Bolivian squirrel monkeys (Saimiri sciureus) have fasting unconjugated hyperbilirubinemia (males: 2.0 ± 0.14; females: 3.0 ± 0.26 mg per dl) which resembles that of humans with Gilbert's syndrome. Closely related Brazilian squirrel monkeys have fasting levels (males: 0.29 ± 0.045; females: 0.36 ± 0.073 mg per dl) similar to normal people. The purpose of this study was to identify the underlying mechanisms and the nutritional factors involved. Both Bolivian and Brazilian squirrel monkeys had higher plasma bilirubin concentrations after an 18 hr fast than 4 hr after feeding. The development of fasting hyperbilirubinemia was progressive for at least 24 hr. Both populations that received a semipurified diet containing 5% fat had lower fasting and postprandial plasma bilirubin concentrations than did animals receiving 0.3% fat but much lower than those receiving 20% fat. The emulsified complete meal, or glucose, sucrose, casein, or lactalbumin alone when given by intragastric tube lowered the plasma bilirubin levels of Bolivian monkeys to less than one-half of fasting values within 1 to 4 hr. Water or butter did not have a significant effect. Glucose or fructose, when given intravenously, lowered the plasma bilirubin levels to less than half of fasting values; the fat emulsion, Intralipid, did not have a statistically significant effect. Subcutaneous epinephrine increased plasma glucose concentrations and reduced plasma bilirubin concentrations. When glucose or glucose plus butter were given by stomach tube to Bolivian squirrel monkeys for 48 hr, a very low plasma bilirubin concentration resulted whereas butter given alone resulted in high values.

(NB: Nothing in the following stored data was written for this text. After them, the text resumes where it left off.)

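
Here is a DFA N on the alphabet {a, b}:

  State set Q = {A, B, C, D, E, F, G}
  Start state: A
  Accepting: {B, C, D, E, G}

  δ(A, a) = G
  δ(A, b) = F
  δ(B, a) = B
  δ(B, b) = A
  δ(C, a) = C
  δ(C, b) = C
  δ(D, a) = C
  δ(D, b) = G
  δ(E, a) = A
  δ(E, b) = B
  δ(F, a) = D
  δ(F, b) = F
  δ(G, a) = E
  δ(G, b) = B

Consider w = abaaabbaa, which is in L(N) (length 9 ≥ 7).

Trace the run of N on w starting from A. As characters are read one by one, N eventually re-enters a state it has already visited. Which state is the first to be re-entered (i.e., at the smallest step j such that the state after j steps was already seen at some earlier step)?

State sequence: A -a-> G -b-> B -a-> B -a-> B -a-> B -b-> A -b-> F -a-> D -a-> C
First repeat at step 3: B was already visited.

The earliest repeat is at step j = 3: N is in B, which it already visited at step i = 2.

B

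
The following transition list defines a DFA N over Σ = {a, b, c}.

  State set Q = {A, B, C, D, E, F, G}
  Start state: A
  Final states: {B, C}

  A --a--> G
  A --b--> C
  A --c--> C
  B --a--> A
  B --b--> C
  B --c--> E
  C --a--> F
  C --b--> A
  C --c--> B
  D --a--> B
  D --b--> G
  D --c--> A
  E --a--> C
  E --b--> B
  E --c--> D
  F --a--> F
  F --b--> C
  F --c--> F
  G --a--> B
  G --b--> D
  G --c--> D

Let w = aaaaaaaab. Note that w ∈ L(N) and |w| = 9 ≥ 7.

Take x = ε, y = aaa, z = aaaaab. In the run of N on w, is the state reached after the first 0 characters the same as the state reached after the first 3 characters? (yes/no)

yes

State sequence: A -a-> G -a-> B -a-> A

After x (step 0): A. After xy (step 3): A.
They match, so y = aaa drives N around a cycle from A back to itself; pumping y any number of times keeps N in A before reading z, and xyⁱz ∈ L(N) for every i ≥ 0.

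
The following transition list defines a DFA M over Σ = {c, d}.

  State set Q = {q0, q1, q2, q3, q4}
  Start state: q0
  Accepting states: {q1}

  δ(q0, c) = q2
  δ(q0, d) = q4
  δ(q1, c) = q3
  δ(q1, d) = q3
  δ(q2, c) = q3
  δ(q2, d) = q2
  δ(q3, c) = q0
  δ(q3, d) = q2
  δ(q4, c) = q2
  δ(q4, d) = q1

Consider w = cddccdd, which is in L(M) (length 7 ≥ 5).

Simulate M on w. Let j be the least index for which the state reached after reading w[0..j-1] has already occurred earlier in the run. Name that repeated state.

q2

Run of M on w = c d d c c d d:
  step 0: q0  (start)
  step 1: q2  (read c: q0→q2)
  step 2: q2  (read d: q2→q2)   ← first repeat (q2 seen earlier)
  step 3: q2  (read d: q2→q2)
  step 4: q3  (read c: q2→q3)
  step 5: q0  (read c: q3→q0)
  step 6: q4  (read d: q0→q4)
  step 7: q1  (read d: q4→q1)

The earliest repeat is at step j = 2: M is in q2, which it already visited at step i = 1.
Pumping length from the standard proof: p = 5 (the number of states). The repeated state found above gives |xy| = j ≤ 5 and |y| = j − i ≥ 1.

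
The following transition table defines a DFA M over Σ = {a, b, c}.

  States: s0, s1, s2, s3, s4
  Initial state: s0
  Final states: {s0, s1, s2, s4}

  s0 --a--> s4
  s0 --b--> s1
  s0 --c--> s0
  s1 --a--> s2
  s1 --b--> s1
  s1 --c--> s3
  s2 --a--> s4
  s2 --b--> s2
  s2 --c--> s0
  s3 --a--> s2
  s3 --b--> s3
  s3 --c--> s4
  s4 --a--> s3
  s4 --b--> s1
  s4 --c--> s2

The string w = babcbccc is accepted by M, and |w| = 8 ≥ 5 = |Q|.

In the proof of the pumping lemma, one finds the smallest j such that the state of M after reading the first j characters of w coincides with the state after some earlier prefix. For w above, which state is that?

s2

Run of M on w = b a b c b c c c:
  step 0: s0  (start)
  step 1: s1  (read b: s0→s1)
  step 2: s2  (read a: s1→s2)
  step 3: s2  (read b: s2→s2)   ← first repeat (s2 seen earlier)
  step 4: s0  (read c: s2→s0)
  step 5: s1  (read b: s0→s1)
  step 6: s3  (read c: s1→s3)
  step 7: s4  (read c: s3→s4)
  step 8: s2  (read c: s4→s2)

The earliest repeat is at step j = 3: M is in s2, which it already visited at step i = 2.
Pumping length from the standard proof: p = 5 (the number of states). The repeated state found above gives |xy| = j ≤ 5 and |y| = j − i ≥ 1.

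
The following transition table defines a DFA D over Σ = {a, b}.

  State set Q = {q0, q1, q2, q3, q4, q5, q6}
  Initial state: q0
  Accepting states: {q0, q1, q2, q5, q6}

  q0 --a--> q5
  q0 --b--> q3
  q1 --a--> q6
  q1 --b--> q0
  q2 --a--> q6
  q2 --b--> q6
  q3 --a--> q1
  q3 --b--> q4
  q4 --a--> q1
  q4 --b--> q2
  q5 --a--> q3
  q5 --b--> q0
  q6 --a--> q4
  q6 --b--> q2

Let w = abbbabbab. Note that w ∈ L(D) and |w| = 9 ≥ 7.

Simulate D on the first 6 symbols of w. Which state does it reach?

State sequence: q0 -a-> q5 -b-> q0 -b-> q3 -b-> q4 -a-> q1 -b-> q0

After reading 6 characters, D is in state q0.

q0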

Fasting Bolivian squirrel monkeys had impaired plasma clearance of [3H]bilirubin; intravenous glucose normalized the pattern. Glucose administration markedly increased excretion of bilirubin into bile. Glucose or bilirubin given intravenously or sucrose administered by gastric tube lowered plasma bile acid concentrations. The complete ration or fat given alone by gastric tube raised plasma bile acid concentrations.

Thus carbohydrate, but not fat, lowered fasting hyperbilirubinemia and increased bilirubin excretion in Bolivian squirrel monkeys. Exogenous glucose may increase the availability of UDP-glucuronate for hepatic conjugation of bilirubin in the fasting subject.